Open Hearted Anger
I am standing there screaming in the face of my partner with every bit of rage that can be summoned. I am spewing ugly nasty comments, horribly hurtful words and disgusting and ugly remarks.
I am so close to his face I can’t even see his nose, and yet I still manage to get a finger up between me and him to point at him in a dominating and menacing way.
My rage, which is already bigger than the room, begins to grow even more and before I know it, words themselves are not enough to convey my upset and I am moved to literally stare at his face and start screaming and making intense animal type growls. My teeth are clenched, my eyes are bulging and I don’t think I’ve taken a breath for 2 whole minutes.
He looks as if he is going to either run screaming in fear, burst into tears or kill me.
We are in workshop about sex and relationships and we are in the middle of an exercise where it is my turn to bring out the most intense anger I can manage.
He is fully aware and prepared for the exercise and yet still standing in all my fury is still shocking to him.
Normally, when we are in a fight I eventually break down, feel into my hurt and start to cry. But this time we are asked to only generate our rage and so there is no hurt to draw from, only anger, all the anger form my life or any one else for that matter.
As I go through the motions I feel like I’ve been taken over, that I have become possessed and have turned into a female version of the Hulk.
I am not ashamed, nor am I apologetic. In fact being given permission to rage as an assignment feels exhausting, but simultaneously exhilarating.
As we wait for the next instructions and I calm down, I notice my man across from me. He is standing there looking at me; his face is soft and his body strong. I can’t believe he just took that. I am suddenly flushed with a flood of love and compassion for him. Not because he just took a verbal beating, but that he is someone who is willing to stand there in the fire with me (even when its my own) and not run away or shrink back.
Suddenly I feel the knot that is in my chest loosen and I let the anger dissipate and can feel my heart connected to his.
This weekend I realized that my anger and my heart have been running on two different tracks.

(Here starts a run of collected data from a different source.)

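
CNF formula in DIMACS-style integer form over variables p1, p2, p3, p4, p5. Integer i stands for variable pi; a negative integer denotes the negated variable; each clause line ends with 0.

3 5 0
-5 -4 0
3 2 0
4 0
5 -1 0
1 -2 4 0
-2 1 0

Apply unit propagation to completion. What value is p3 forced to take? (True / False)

(p4) is a unit clause: p4 = True.
(¬p4 ∨ ¬p5) with p4 = True leaves only ¬p5, so p5 = False.
(p5 ∨ p3) with p5 = False leaves only p3, so p3 = True.

True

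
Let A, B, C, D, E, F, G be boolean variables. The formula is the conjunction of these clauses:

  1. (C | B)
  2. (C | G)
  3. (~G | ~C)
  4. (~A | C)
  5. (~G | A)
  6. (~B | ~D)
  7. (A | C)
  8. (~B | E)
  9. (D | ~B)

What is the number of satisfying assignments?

Case analysis on C and B:
  C=T, B=T: a clause becomes empty — 0.
  C=T, B=F: forces G=F; A, D, E, F free → 2^4 = 16.
  C=F, B=T: a clause becomes empty — 0.
  C=F, B=F: a clause becomes empty — 0.
Total: 0 + 16 + 0 + 0 = 16.

16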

When my heart is on, my anger is not and when my anger is running my heart turns off.
I know that both of the trains can run simultaneously, I am in no way interested in surpassing my upset and anger, in fact I pride myself on my ability to express the full range of my emotion, but even when I am angry I never want to forget that I love someone. I can still say what I want, or speak the same way, but the underlying chord of love is something that is important for me to maintain.
Life is so short and I am not interested in missing any opportunities to stay intimate and close with the people I love, even when in the midst of intense upset.

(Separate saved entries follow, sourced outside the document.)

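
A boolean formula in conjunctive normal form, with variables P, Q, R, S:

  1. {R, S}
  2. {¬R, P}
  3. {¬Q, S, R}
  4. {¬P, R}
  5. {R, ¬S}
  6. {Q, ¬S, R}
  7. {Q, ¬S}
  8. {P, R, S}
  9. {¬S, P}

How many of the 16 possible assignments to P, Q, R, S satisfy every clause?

The models are:
  P=T Q=F R=T S=F
  P=T Q=T R=T S=F
  P=T Q=T R=T S=T
That's 3 in total.

3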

How do I say ‘I love you’ and ‘Fuck you’ at the same time? Not just with my words, but with my body, my heart and my soul.

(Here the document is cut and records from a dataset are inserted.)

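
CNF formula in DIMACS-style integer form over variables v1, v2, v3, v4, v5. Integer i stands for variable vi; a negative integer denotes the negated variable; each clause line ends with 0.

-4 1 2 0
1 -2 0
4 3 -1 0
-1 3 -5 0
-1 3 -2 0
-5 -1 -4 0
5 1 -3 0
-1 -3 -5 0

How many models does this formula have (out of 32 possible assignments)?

Split on v1, then v3.
  v1=T, v3=T: remaining (v2,v4,v5) ∈ {(F,F,F); (F,T,F); (T,F,F); (T,T,F)} — 4.
  v1=T, v3=F: remaining (v2,v4,v5) ∈ {(F,T,F)} — 1.
  v1=F, v3=T: remaining (v2,v4,v5) ∈ {(F,F,T)} — 1.
  v1=F, v3=F: remaining (v2,v4,v5) ∈ {(F,F,F); (F,F,T)} — 2.
Total: 4 + 1 + 1 + 2 = 8.

8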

I can see that for most of my life the people I care about the most, who also tend to be the ones that deal with most of my upset, have had to live with me pulling my heart away when I’m enraged. They have had to live with my lack of love at various times. I realize this is why my chest feels so clenched when I’m upset and why I am exhausted after fighting. I have to do so much work to shut my heart off on those moments. I love my partner and loving him is easy and natural, not loving him actually takes effort and work.
Later that night I am given the opportunity to practice what I’ve learned and bring my rage and heart together. At first I couldn’t do it, and it was difficult. I’ve trained both of those parts of me to never dance together. They both fumbled and at different times one or the other lead depending. But there were brief moments when they both found a rhythm and I was able to keep my heart pen and still yell and express and rage and vent.
I haven’t mastered this art yet, and I am sure it will be a lifelong journey, but I am glad to know I no longer have to choose between love and anger. I am glad to see that I have at least one new tool to try out and keep focused on when I am upset. I am glad that my heart will always have the opportunity to be there in every part of my life.
This is exciting to me and I am looking forward t strengthening this muscle, I know it will not only support me in my commitment to love but also in every relationships that I am a part of.
Back to the exercise, as my heartbeat steadies and my breath slows down, I am watching Scott’s face and we catch each others gaze. He smiles out from across me and I can’t believe I could ever stop loving him even for a moment.
It takes an incredible man to hold the fire and oceanic power of a woman’s volcanic rage. And he is still standing, loving me and willing to go there again.
It takes an extraordinary man to give that much room to my full range of horror.
Now we are switching sides and I am filled with a slight sense of fear, but mostly excitement.
The tables have turned and now it is my turn to get raged at. I am eager to see what it feels like to hold that much pain upset, and anger for another human being. What is it like to be that kind of a vessel for another human being?
I stand there before him with a twinkle in my eye, and my heart as open as it can be.
The volcano of his rage erupts, and without a moment of hesitation I dive right in.
Openhearted anger is not for the faint of heart. But for me, I know I will never be able to avoid upset, so I might as well learn to surf it and dance with it. No matter how I navigate the treacherous terrain of rage, I can, and will, always remember to make sure my heart is always there.
Life is too short not to invite her to the party, even when the party is a storm.